From Violence to Resistance

Today, many in the U.S. are calling for acknowledgement of “the structural violence and institutional discrimination that continues to imprison our communities either in a life of poverty and/or one behind bars,” and recognition of “the full spectrum of our human rights and its obligations under international law.” Black Lives Matter addresses

…a world where Black lives are systematically and intentionally targeted for demise….an affirmation of Black folks’ contributions to this society, our humanity, and our resilience in the face of deadly oppression….we are talking about the ways in which Black people are deprived of our basic human rights and dignity. It is an acknowledgement Black poverty and genocide is state violence.

Midwives Shifrah and Puah act against the state, we are told, because “they feared God,” prompting them to act in preservation of life.
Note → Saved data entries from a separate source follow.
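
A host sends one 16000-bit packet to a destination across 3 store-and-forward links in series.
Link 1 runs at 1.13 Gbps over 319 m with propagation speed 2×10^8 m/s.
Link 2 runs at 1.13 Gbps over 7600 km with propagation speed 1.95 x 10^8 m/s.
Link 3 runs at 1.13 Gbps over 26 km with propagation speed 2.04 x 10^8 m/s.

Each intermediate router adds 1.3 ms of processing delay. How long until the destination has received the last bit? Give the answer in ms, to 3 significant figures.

41.7 ms

Transmission delay per hop = L/R = 16000/1130000000 = 0.0141593 ms; 3 hops → 0.0424779 ms.
Propagation delays (d/s per hop): 0.001595, 38.9744, 0.127451 ms; sum = 39.1034 ms.
Processing at 2 router(s): 2 × 1.3 ms = 2.6 ms.
End-to-end = 41.7 ms.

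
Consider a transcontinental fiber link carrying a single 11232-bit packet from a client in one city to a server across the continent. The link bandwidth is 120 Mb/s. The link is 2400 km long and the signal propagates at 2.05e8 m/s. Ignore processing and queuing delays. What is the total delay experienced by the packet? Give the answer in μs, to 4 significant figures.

Transmission delay = L/R = 11232 / 120000000 = 93.6 μs.
Propagation delay = d/s = 2400000 m / 2.05e+08 m/s = 11707.3 μs.
Total = 11800 μs.

11800 μs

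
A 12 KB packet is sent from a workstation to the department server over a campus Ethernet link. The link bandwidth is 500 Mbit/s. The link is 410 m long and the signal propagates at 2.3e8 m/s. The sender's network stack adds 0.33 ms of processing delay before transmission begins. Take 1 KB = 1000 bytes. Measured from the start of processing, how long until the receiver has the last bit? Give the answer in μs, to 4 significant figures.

L = 96000 bits.
Transmission delay = L/R = 96000 / 500000000 = 192 μs.
Propagation delay = d/s = 410 m / 2.3e+08 m/s = 1.78261 μs.
Plus processing delay 0.33 ms = 330 μs.
Total = 523.8 μs.

523.8 μs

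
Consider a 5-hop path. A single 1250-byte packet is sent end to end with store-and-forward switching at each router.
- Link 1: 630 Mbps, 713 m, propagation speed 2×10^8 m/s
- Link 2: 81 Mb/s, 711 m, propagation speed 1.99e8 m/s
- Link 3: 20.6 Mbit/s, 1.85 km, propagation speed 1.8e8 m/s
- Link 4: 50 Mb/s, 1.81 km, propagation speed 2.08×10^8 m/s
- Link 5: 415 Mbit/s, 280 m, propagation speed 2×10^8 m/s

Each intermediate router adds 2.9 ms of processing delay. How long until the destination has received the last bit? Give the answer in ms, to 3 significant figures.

L = 1250 × 8 = 10000 bits.
Transmission delays (L/R per hop): 0.015873, 0.123457, 0.485437, 0.2, 0.0240964 ms; sum = 0.848863 ms.
Propagation delays (d/s per hop): 0.003565, 0.00357286, 0.0102778, 0.00870192, 0.0014 ms; sum = 0.0275176 ms.
Processing at 4 router(s): 4 × 2.9 ms = 11.6 ms.
End-to-end = 12.5 ms.

12.5 ms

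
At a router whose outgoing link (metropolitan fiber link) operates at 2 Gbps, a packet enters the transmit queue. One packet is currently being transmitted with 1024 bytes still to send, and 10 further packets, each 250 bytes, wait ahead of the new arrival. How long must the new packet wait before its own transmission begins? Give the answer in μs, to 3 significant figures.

Each queued packet: L/R = 2000/2000000000 = 1 μs.
10 queued → 10 μs.
Plus remaining 8192 bits of current packet: 4.096 μs.
Queuing delay = 14.1 μs.

14.1 μs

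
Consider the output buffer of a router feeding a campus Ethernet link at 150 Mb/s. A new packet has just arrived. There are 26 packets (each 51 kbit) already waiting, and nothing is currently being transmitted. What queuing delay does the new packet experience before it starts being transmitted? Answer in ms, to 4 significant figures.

Each queued packet: L/R = 51000/150000000 = 0.34 ms.
26 queued → 8.84 ms.
Queuing delay = 8.840 ms.

8.840 ms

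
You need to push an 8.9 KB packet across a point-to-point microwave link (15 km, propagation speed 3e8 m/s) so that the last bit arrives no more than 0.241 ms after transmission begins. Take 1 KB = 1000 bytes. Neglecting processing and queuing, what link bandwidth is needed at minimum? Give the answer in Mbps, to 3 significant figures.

373 Mbps

L = 71200 bits.
Propagation delay = 15000 / 300000000 = 0.05 ms.
Transmission budget = 0.241 − 0.05 = 0.191 ms.
R ≥ L / t_tx = 71200 bits / 0.000191 s = 373 Mbps.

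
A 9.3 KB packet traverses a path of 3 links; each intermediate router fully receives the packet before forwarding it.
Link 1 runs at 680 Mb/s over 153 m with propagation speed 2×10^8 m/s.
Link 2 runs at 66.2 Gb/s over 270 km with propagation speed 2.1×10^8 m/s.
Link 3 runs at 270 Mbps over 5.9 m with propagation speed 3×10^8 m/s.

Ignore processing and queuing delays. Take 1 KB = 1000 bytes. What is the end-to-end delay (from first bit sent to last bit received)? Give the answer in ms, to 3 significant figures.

L = 74400 bits.
Transmission delays (L/R per hop): 0.109412, 0.00112387, 0.275556 ms; sum = 0.386091 ms.
Propagation delays (d/s per hop): 0.000765, 1.28571, 1.96667e-05 ms; sum = 1.2865 ms.
End-to-end = 1.67 ms.

1.67 ms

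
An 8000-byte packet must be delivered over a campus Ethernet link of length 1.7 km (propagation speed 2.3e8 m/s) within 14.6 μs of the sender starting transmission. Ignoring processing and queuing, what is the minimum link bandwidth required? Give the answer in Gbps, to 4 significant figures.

L = 64000 bits.
Propagation delay = 1700 / 2.3e+08 = 7.3913 μs.
Transmission budget = 14.6 − 7.3913 = 7.2087 μs.
R ≥ L / t_tx = 64000 bits / 7.2087e-06 s = 8.878 Gbps.

8.878 Gbps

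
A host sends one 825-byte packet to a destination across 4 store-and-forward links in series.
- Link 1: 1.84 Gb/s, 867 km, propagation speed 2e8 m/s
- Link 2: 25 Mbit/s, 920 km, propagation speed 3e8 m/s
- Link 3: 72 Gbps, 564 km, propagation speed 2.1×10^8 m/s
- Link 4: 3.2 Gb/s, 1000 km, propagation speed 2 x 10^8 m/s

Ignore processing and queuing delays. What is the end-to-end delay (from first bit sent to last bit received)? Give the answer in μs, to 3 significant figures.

L = 825 × 8 = 6600 bits.
Transmission delays (L/R per hop): 3.58696, 264, 0.0916667, 2.0625 μs; sum = 269.741 μs.
Propagation delays (d/s per hop): 4335, 3066.67, 2685.71, 5000 μs; sum = 15087.4 μs.
End-to-end = 15400 μs.

15400 μs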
Avivah Gottlieb Zornberg elaborates:

…the very extremity of the edict forces a new moral vision upon the midwives, a radical choice between life and death. Disobedience to Pharaoh becomes more than merely a refusal to kill, it becomes a total dedication to nourishing life.
— Zornberg, The Particulars of Rapture, p.23 (full citation)
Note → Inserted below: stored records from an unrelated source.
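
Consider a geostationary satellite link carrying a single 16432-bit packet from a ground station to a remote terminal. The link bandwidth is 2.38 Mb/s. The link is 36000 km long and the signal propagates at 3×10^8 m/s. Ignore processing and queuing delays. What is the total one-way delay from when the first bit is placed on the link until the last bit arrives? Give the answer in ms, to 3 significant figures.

Transmission delay = L/R = 16432 / 2380000 = 6.9042 ms.
Propagation delay = d/s = 36000000 m / 300000000 m/s = 120 ms.
Total = 127 ms.

127 ms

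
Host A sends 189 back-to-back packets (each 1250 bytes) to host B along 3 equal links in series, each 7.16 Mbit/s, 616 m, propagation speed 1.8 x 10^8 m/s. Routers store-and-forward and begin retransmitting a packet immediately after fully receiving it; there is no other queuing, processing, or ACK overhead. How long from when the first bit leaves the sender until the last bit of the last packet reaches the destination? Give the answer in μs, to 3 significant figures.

Per-hop transmission t_tx = L/R = 10000/7160000 = 1396.65 μs.
Per-hop propagation t_prop = 616/180000000 = 3.42222 μs.
Pipeline fill: first packet needs 3·t_tx to clear all hops; remaining 188 packets each add one t_tx.
Total = (3+189-1)·t_tx + 3·t_prop = 191·1396.65 + 3·3.42222 = 267000 μs.

267000 μs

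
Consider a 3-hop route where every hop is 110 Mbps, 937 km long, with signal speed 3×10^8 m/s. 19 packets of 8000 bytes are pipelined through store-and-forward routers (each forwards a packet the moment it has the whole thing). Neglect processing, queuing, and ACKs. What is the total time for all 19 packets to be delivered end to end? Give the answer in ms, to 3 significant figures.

Per-hop transmission t_tx = L/R = 64000/110000000 = 0.581818 ms.
Per-hop propagation t_prop = 937000/300000000 = 3.12333 ms.
Pipeline fill: first packet needs 3·t_tx to clear all hops; remaining 18 packets each add one t_tx.
Total = (3+19-1)·t_tx + 3·t_prop = 21·0.581818 + 3·3.12333 = 21.6 ms.

21.6 ms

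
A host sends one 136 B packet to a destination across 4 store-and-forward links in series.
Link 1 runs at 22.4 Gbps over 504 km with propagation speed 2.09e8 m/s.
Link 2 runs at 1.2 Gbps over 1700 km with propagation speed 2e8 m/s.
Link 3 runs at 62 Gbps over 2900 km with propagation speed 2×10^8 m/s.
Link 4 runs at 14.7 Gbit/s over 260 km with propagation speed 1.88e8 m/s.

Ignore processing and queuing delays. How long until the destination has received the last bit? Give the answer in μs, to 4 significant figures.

L = 136 × 8 = 1088 bits.
Transmission delays (L/R per hop): 0.0485714, 0.906667, 0.0175484, 0.0740136 μs; sum = 1.0468 μs.
Propagation delays (d/s per hop): 2411.48, 8500, 14500, 1382.98 μs; sum = 26794.5 μs.
End-to-end = 26800 μs.

26800 μs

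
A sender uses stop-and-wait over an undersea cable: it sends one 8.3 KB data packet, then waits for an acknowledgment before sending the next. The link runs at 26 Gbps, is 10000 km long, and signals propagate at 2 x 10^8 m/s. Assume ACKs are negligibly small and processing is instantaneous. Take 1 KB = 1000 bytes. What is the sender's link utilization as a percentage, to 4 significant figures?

0.002554 %

t_tx = L/R = 66400/26000000000 = 2.55385e-06 s.
t_prop = 10000000/200000000 = 0.05 s; RTT = 0.1 s.
Cycle = t_tx + RTT = 0.100003 s.
Utilization = t_tx / cycle = 2.55385e-06/0.100003 = 0.002554 %.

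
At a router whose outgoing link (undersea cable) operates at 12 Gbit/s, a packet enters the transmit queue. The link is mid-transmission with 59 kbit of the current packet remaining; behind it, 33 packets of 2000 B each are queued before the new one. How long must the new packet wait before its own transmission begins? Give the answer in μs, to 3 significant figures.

Each queued packet: L/R = 16000/12000000000 = 1.33333 μs.
33 queued → 44 μs.
Plus remaining 59000 bits of current packet: 4.91667 μs.
Queuing delay = 48.9 μs.

48.9 μs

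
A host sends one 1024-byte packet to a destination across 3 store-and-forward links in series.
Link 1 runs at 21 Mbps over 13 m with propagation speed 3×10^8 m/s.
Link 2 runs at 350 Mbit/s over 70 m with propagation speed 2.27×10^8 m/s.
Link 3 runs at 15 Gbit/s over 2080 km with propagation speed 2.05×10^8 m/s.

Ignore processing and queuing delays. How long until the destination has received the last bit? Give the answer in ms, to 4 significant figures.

L = 1024 × 8 = 8192 bits.
Transmission delays (L/R per hop): 0.390095, 0.0234057, 0.000546133 ms; sum = 0.414047 ms.
Propagation delays (d/s per hop): 4.33333e-05, 0.00030837, 10.1463 ms; sum = 10.1467 ms.
End-to-end = 10.56 ms.

10.56 ms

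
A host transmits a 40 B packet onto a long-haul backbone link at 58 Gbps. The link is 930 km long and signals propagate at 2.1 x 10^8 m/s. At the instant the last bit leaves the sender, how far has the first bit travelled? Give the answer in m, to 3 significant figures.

1.16 m

t_tx = L/R = 320/58000000000 = 5.51724e-09 s.
Distance = s × t_tx = 210000000 × 5.51724e-09 = 1.16 m.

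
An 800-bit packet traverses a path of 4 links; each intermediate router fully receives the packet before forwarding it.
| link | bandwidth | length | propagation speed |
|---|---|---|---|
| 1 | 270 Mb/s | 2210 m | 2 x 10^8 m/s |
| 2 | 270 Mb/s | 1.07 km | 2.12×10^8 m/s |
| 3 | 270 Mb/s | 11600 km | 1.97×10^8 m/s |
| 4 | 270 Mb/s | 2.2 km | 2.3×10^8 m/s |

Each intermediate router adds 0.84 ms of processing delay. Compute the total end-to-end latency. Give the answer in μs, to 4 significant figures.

61440 μs

Transmission delay per hop = L/R = 800/270000000 = 2.96296 μs; 4 hops → 11.8519 μs.
Propagation delays (d/s per hop): 11.05, 5.04717, 58883.2, 9.56522 μs; sum = 58908.9 μs.
Processing at 3 router(s): 3 × 0.84 ms = 2520 μs.
End-to-end = 61440 μs.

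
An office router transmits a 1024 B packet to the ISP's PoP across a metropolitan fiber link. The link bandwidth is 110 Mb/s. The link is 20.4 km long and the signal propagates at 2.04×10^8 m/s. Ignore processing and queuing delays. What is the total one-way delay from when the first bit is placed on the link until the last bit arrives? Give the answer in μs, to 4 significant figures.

174.5 μs

L = 1024 × 8 = 8192 bits.
Transmission delay = L/R = 8192 / 110000000 = 74.4727 μs.
Propagation delay = d/s = 20400 m / 204000000 m/s = 100 μs.
Total = 174.5 μs.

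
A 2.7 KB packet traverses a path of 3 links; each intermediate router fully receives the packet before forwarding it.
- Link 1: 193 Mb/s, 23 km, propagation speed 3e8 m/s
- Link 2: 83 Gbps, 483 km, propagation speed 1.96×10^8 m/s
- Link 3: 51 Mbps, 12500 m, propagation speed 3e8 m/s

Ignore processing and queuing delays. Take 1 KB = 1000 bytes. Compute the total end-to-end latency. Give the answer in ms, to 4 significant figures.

3.118 ms

L = 21600 bits.
Transmission delays (L/R per hop): 0.111917, 0.000260241, 0.423529 ms; sum = 0.535707 ms.
Propagation delays (d/s per hop): 0.0766667, 2.46429, 0.0416667 ms; sum = 2.58262 ms.
End-to-end = 3.118 ms.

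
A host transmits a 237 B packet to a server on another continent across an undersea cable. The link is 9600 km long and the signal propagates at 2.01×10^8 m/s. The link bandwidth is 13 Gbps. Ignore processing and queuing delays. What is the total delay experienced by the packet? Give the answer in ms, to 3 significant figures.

47.8 ms

L = 237 × 8 = 1896 bits.
Transmission delay = L/R = 1896 / 13000000000 = 0.000145846 ms.
Propagation delay = d/s = 9600000 m / 2.01e+08 m/s = 47.7612 ms.
Total = 47.8 ms.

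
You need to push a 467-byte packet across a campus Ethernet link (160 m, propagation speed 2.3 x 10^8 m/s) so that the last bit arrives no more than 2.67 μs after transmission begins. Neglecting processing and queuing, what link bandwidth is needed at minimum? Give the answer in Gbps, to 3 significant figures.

1.89 Gbps

L = 3736 bits.
Propagation delay = 160 / 2.3e+08 = 0.695652 μs.
Transmission budget = 2.67 − 0.695652 = 1.97435 μs.
R ≥ L / t_tx = 3736 bits / 1.97435e-06 s = 1.89 Gbps.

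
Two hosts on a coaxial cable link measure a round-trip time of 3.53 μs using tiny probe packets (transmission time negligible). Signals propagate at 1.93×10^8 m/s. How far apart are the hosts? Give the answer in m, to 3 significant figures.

One-way propagation = RTT/2 = 1.765 μs.
d = s × t = 193000000 × 1.765e-06 = 341 m.

341 m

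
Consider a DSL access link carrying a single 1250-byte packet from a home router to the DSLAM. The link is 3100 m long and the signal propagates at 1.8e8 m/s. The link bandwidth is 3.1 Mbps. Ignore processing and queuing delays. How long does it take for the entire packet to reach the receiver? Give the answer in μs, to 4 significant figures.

3243 μs

L = 1250 × 8 = 10000 bits.
Transmission delay = L/R = 10000 / 3100000 = 3225.81 μs.
Propagation delay = d/s = 3100 m / 180000000 m/s = 17.2222 μs.
Total = 3243 μs.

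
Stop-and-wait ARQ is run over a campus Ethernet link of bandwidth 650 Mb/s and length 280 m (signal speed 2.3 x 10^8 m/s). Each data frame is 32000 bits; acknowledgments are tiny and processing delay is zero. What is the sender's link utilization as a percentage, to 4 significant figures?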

Similarly, I think, the Herstory of #BlackLivesMatter exhorts us:

…when Black people cry out in defense of our lives, which are uniquely, systematically, and savagely targeted by the state, we are asking you, our family, to stand with us in affirming Black lives. Not just all lives. Black lives. Please do not change the conversation by talking about how your life matters, too. It does, but we need less watered down unity and a more active solidarities with us, Black people, unwaveringly, in defense of our humanity. Our collective futures depend on it.

Pledging Resistance?

Ferguson Action is asking individuals to declare 2015 their “year of resistance.”

I pledge to make 2015 my year of resistance to state violence against Black lives.

I challenge myself and those in my community to take risks as we confront the many ways that Black lives are diminished and taken from us….

This year, I will declare boldly and loudly through my words and actions, that #BlackLivesMatter.